Every day, people from all parts of China come to the 9.18 museum in Shenyang, a city of northeastern China's Liaoning Province, to look back in history. The Sept. 18, or Mukden Incident, was when Japan staged a Chinese dissident bombing, and marks the beginning of the Japanese invasion of China.

During Japan's occupation of northeast China, Unit 731 was set up in Harbin. It conducted vivisection experiments on live humans. Their ultimate goal was to develop Japan's biological warfare program.

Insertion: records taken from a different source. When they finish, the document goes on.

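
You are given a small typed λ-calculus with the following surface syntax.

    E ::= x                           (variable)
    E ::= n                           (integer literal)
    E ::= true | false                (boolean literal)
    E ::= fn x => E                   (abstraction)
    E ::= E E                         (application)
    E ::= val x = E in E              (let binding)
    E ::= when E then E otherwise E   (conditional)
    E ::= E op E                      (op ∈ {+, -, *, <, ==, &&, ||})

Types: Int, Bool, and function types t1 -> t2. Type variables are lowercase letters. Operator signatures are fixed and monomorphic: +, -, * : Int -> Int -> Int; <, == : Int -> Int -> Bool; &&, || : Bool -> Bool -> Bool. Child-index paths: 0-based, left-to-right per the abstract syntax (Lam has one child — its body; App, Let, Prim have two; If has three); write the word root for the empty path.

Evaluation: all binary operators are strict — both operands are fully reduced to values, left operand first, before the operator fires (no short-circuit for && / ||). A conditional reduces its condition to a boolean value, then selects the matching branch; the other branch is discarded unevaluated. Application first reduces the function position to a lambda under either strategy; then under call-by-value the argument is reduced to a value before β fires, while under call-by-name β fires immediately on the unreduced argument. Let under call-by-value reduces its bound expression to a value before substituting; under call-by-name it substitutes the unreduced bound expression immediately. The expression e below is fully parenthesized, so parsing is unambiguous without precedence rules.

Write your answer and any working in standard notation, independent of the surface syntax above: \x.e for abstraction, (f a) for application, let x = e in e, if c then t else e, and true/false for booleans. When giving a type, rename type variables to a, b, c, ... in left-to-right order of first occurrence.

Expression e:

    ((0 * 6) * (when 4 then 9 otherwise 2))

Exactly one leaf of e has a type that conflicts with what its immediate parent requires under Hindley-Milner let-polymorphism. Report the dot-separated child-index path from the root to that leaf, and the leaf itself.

Answer: 1.0 : 4

Derivation:
  unify Int ~ Int
  unify Int ~ Int
  unify Int ~ Int
  unify Int ~ Bool
  FAIL: mismatch Int ~ Bool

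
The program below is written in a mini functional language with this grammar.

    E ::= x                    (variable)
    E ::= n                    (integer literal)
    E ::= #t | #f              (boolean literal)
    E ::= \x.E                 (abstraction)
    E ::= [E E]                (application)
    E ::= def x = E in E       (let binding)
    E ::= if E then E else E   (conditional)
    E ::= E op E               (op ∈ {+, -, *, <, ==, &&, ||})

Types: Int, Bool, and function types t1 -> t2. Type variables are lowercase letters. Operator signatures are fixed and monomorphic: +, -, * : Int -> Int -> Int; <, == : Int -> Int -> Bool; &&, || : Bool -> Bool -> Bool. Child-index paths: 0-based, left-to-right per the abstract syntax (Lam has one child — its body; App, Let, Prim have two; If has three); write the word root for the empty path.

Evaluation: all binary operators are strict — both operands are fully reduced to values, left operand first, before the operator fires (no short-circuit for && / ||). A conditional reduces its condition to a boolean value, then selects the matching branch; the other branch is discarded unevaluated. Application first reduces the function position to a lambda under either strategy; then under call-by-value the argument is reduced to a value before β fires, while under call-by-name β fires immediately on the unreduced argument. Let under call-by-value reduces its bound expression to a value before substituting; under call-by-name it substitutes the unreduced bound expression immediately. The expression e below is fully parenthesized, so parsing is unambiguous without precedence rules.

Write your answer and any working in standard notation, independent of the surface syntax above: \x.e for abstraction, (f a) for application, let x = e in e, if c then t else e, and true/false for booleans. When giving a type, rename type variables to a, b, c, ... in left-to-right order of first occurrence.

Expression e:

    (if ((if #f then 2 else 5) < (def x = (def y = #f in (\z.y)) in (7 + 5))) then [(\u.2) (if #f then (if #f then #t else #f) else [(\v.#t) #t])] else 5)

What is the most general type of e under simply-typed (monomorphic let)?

Derivation:
  unify Bool ~ Bool
  unify Int ~ Int
  unify Int ~ Int
let y : Bool
y : Bool
\z._ : a -> Bool
let x : a -> Bool
  unify Int ~ Int
  unify Int ~ Int
  unify Int ~ Int
  unify Bool ~ Bool
\u._ : b -> Int
  unify Bool ~ Bool
  unify Bool ~ Bool
  unify Bool ~ Bool
\v._ : c -> Bool
  unify c -> Bool ~ Bool -> d
  unify c ~ Bool
  unify Bool ~ d
_ _ : Bool
  unify Bool ~ Bool
  unify b -> Int ~ Bool -> e
  unify b ~ Bool
  unify Int ~ e
_ _ : Int
  unify Int ~ Int

Answer: Int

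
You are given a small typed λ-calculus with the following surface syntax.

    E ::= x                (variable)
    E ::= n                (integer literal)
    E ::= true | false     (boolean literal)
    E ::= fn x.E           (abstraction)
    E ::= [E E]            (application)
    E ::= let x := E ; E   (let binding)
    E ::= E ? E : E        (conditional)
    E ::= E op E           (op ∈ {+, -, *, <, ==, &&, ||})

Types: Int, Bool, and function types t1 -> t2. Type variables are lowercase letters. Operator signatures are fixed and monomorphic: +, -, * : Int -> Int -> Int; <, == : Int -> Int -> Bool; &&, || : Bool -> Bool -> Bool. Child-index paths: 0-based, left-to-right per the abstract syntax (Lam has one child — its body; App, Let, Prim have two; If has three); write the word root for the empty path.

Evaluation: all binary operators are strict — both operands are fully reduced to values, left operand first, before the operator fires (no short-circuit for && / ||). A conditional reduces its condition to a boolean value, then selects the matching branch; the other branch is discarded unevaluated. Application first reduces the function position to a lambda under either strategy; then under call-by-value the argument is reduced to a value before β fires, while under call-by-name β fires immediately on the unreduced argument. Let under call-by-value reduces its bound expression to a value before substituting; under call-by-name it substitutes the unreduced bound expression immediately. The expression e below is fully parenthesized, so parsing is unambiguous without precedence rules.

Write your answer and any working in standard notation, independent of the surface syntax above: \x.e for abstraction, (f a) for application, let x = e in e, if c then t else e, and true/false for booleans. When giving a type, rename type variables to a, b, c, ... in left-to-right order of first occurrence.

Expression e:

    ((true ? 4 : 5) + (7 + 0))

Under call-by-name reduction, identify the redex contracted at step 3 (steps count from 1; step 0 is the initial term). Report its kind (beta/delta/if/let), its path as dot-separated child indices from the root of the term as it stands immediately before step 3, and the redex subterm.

Answer: delta at root : (4 + 7)

Working:
step 0: ((if true then 4 else 5) + (7 + 0))
step 1: [if@0] (4 + (7 + 0))
step 2: [delta@1] (4 + 7)
step 3: [delta@root] 11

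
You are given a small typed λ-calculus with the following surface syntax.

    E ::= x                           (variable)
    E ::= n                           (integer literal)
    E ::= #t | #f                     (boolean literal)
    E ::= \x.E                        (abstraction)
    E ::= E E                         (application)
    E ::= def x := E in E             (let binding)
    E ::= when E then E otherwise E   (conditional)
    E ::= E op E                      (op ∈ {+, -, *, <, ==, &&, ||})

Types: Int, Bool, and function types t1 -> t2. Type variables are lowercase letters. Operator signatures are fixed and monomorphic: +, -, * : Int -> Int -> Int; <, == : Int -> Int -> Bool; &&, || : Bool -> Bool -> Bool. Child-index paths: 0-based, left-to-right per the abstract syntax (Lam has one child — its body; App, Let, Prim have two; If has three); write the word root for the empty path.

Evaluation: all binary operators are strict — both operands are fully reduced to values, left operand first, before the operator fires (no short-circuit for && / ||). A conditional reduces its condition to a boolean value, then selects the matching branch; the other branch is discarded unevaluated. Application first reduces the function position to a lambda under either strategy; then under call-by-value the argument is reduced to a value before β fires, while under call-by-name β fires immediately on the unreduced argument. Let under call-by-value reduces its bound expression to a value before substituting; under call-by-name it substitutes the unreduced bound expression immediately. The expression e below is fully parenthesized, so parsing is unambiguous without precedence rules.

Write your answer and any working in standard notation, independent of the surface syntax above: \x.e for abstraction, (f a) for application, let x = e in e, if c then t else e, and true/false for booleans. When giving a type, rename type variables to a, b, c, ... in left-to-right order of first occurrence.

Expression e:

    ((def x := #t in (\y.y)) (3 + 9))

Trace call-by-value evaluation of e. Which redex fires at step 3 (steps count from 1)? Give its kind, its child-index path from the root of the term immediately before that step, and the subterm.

Working:
step 0: ((let x = true in (\y.y)) (3 + 9))
step 1: [let@0] ((\y.y) (3 + 9))
step 2: [delta@1] ((\y.y) 12)
step 3: [beta@root] 12

Answer: beta at root : ((\y.y) 12)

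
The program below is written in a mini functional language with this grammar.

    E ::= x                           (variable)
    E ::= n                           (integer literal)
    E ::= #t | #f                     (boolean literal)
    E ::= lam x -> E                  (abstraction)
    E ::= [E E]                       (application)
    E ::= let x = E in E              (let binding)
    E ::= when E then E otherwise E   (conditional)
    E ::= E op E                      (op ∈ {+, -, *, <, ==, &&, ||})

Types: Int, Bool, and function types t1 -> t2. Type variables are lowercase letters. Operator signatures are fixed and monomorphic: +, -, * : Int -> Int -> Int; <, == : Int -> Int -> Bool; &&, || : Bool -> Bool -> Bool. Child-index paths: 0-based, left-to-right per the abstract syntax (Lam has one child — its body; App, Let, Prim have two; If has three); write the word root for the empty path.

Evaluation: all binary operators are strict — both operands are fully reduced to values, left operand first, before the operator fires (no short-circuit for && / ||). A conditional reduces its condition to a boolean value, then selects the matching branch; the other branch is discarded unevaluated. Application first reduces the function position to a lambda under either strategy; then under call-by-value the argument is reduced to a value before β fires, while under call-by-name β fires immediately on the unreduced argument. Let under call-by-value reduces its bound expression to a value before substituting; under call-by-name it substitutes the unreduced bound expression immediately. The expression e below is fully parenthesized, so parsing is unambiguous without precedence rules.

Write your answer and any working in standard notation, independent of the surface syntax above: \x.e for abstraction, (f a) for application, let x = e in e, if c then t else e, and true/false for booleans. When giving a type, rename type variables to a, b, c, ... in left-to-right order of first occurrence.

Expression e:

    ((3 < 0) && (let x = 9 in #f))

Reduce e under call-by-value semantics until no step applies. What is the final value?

Trace:
step 0: ((3 < 0) && (let x = 9 in false))
step 1: [delta@0] (false && (let x = 9 in false))
step 2: [let@1] (false && false)
step 3: [delta@root] false

Answer: false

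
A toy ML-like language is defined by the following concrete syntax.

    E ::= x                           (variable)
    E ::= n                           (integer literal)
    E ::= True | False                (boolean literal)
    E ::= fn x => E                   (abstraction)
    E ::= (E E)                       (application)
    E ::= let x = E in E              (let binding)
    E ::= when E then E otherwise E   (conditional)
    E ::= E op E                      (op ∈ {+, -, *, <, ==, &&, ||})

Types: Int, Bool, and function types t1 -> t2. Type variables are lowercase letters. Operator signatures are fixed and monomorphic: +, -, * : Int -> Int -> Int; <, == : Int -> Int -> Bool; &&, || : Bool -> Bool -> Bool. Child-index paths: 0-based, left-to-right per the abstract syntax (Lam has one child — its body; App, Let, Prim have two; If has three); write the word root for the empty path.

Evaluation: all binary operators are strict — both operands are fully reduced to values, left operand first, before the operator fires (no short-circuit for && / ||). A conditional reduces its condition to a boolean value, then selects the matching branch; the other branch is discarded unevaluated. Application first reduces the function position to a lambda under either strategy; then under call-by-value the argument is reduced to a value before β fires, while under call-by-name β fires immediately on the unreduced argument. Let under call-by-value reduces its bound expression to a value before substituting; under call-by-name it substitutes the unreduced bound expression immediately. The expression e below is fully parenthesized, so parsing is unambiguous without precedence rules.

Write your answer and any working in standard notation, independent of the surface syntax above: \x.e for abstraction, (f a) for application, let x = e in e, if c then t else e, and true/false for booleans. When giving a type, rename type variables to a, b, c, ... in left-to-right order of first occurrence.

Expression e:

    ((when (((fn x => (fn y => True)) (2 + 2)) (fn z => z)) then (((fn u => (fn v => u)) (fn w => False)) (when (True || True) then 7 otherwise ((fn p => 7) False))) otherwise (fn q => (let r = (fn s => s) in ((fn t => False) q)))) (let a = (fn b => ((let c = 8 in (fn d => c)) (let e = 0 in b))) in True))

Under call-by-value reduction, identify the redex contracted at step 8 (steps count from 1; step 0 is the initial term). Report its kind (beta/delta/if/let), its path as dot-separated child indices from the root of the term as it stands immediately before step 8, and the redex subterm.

Trace:
step 0: ((if (((\x.(\y.true)) (2 + 2)) (\z.z)) then (((\u.(\v.u)) (\w.false)) (if (true || true) then 7 else ((\p.7) false))) else (\q.(let r = (\s.s) in ((\t.false) q)))) (let a = (\b.((let c = 8 in (\d.c)) (let e = 0 in b))) in true))
step 1: [delta@0.0.0.1] ((if (((\x.(\y.true)) 4) (\z.z)) then (((\u.(\v.u)) (\w.false)) (if (true || true) then 7 else ((\p.7) false))) else (\q.(let r = (\s.s) in ((\t.false) q)))) (let a = (\b.((let c = 8 in (\d.c)) (let e = 0 in b))) in true))
step 2: [beta@0.0.0] ((if ((\y.true) (\z.z)) then (((\u.(\v.u)) (\w.false)) (if (true || true) then 7 else ((\p.7) false))) else (\q.(let r = (\s.s) in ((\t.false) q)))) (let a = (\b.((let c = 8 in (\d.c)) (let e = 0 in b))) in true))
step 3: [beta@0.0] ((if true then (((\u.(\v.u)) (\w.false)) (if (true || true) then 7 else ((\p.7) false))) else (\q.(let r = (\s.s) in ((\t.false) q)))) (let a = (\b.((let c = 8 in (\d.c)) (let e = 0 in b))) in true))
step 4: [if@0] ((((\u.(\v.u)) (\w.false)) (if (true || true) then 7 else ((\p.7) false))) (let a = (\b.((let c = 8 in (\d.c)) (let e = 0 in b))) in true))
step 5: [beta@0.0] (((\v.(\w.false)) (if (true || true) then 7 else ((\p.7) false))) (let a = (\b.((let c = 8 in (\d.c)) (let e = 0 in b))) in true))
step 6: [delta@0.1.0] (((\v.(\w.false)) (if true then 7 else ((\p.7) false))) (let a = (\b.((let c = 8 in (\d.c)) (let e = 0 in b))) in true))
step 7: [if@0.1] (((\v.(\w.false)) 7) (let a = (\b.((let c = 8 in (\d.c)) (let e = 0 in b))) in true))
step 8: [beta@0] ((\w.false) (let a = (\b.((let c = 8 in (\d.c)) (let e = 0 in b))) in true))

Answer: beta at 0 : ((\v.(\w.false)) 7)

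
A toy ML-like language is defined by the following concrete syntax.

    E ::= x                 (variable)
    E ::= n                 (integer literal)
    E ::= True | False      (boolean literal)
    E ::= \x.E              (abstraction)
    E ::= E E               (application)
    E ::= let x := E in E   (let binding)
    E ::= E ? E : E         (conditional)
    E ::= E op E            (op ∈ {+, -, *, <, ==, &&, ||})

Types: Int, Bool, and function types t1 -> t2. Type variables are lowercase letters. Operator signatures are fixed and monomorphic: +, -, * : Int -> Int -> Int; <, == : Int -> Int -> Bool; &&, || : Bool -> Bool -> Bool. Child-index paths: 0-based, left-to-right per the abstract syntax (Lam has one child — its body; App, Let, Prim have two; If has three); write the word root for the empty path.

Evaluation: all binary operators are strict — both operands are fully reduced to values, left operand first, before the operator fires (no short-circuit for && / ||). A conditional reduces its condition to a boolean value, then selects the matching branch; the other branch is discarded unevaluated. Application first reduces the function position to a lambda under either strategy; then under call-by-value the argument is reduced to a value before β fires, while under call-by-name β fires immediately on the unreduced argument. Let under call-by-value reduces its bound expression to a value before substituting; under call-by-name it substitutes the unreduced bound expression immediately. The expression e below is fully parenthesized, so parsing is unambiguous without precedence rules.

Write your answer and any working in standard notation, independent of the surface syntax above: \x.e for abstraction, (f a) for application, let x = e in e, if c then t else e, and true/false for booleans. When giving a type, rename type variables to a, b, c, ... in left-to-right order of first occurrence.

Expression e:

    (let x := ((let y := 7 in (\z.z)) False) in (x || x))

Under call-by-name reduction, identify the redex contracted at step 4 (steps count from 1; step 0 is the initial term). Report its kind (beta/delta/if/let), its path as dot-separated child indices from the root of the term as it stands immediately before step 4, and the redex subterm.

Answer: let at 1.0 : (let y = 7 in (\z.z))

Trace:
step 0: (let x = ((let y = 7 in (\z.z)) false) in (x || x))
step 1: [let@root] (((let y = 7 in (\z.z)) false) || ((let y = 7 in (\z.z)) false))
step 2: [let@0.0] (((\z.z) false) || ((let y = 7 in (\z.z)) false))
step 3: [beta@0] (false || ((let y = 7 in (\z.z)) false))
step 4: [let@1.0] (false || ((\z.z) false))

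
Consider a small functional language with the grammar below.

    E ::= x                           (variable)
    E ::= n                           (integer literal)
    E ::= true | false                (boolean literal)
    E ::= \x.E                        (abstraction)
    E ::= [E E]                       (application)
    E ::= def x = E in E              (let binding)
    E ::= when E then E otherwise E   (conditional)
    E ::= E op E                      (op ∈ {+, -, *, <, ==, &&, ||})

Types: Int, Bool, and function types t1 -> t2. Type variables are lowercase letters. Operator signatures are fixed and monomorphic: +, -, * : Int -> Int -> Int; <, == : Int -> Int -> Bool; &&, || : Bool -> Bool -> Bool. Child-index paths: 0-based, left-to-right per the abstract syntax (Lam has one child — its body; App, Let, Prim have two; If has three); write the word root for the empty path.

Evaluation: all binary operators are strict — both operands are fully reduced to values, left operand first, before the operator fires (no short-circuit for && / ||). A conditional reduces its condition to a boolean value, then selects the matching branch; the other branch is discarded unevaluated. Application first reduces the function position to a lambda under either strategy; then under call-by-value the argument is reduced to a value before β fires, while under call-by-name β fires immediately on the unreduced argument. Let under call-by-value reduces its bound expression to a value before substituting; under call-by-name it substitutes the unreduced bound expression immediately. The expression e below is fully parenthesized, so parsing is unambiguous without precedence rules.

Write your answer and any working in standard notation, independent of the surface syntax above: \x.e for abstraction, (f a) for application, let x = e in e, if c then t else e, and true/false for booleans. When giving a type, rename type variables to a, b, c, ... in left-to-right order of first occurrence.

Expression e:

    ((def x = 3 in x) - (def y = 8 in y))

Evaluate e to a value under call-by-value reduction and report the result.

Answer: -5

Derivation:
step 0: ((let x = 3 in x) - (let y = 8 in y))
step 1: [let@0] (3 - (let y = 8 in y))
step 2: [let@1] (3 - 8)
step 3: [delta@root] -5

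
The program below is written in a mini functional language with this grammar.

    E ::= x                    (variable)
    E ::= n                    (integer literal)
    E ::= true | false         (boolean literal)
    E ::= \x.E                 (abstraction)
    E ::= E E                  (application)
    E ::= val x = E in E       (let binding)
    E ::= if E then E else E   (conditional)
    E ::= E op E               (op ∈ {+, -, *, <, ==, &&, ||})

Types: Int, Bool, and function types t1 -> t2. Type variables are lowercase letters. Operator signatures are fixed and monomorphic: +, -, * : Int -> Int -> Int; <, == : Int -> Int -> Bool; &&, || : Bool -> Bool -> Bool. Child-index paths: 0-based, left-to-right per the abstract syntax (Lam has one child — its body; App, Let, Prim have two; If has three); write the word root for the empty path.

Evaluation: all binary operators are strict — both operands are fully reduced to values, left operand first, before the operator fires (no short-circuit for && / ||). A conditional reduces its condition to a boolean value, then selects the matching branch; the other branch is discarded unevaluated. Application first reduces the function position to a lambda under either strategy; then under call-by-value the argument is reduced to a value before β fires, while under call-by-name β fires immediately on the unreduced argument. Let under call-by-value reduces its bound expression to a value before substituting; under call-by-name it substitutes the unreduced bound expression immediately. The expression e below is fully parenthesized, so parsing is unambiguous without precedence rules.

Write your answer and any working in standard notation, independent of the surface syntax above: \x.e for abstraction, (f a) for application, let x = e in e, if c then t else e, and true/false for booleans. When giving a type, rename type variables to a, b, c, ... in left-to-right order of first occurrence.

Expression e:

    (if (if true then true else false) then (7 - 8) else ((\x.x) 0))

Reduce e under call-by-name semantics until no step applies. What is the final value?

Trace:
step 0: (if (if true then true else false) then (7 - 8) else ((\x.x) 0))
step 1: [if@0] (if true then (7 - 8) else ((\x.x) 0))
step 2: [if@root] (7 - 8)
step 3: [delta@root] -1

Answer: -1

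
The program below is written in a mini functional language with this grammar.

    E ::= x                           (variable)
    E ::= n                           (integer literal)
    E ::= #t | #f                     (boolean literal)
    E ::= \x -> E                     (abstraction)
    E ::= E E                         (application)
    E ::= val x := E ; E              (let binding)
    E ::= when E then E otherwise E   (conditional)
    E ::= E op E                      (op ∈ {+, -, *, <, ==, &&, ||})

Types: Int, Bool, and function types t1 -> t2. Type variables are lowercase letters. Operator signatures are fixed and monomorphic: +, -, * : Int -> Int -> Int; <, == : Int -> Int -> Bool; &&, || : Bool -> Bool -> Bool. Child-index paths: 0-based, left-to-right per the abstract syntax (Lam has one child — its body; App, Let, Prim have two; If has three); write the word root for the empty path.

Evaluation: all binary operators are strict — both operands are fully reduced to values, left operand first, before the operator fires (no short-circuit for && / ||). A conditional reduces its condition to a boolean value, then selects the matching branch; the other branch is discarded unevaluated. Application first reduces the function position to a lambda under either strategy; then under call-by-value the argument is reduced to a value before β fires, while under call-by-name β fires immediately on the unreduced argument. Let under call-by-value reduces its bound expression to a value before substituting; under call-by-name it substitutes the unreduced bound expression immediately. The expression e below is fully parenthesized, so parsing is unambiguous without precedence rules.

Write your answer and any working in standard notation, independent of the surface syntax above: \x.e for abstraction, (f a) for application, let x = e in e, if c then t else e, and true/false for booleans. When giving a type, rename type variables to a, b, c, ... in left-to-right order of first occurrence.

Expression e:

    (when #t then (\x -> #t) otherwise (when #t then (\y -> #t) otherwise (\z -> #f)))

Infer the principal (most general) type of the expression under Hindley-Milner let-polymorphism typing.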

After the war, the Japanese government did very little to acknowledge Unit 731's atrocities, despite a large amount of evidence discovered at the site.

With this latest disclosure by the National Archives of Japan, almost all the real names of the unit's members have been unveiled. The move indicates more Japanese people are choosing not to stay silent on the unit's activities.

When Japan surrendered in 1945, Unit 731 destroyed most of the evidence of its crimes. However, that has not stopped people seeking the truth: A Chinese movie about the unit started shooting this year.

“For our generation, as a movie director and a storyteller, we have to do something to prevent people from forgetting what really happened in the past," Zhao Linshan, director of the movie "731", told CGTN.

Now with the release of names of Unit 731 members, people can see for themselves evidence of one of the darkest periods in human history.

The horrific activities of Unit 731 remained one the most closely guarded secrets of World War II, as more than 300,000 people across China were killed by Japan's biological weapons, according to research. The disclosure by the National Archives of Japan could lead to further investigations on the country's wartime crime.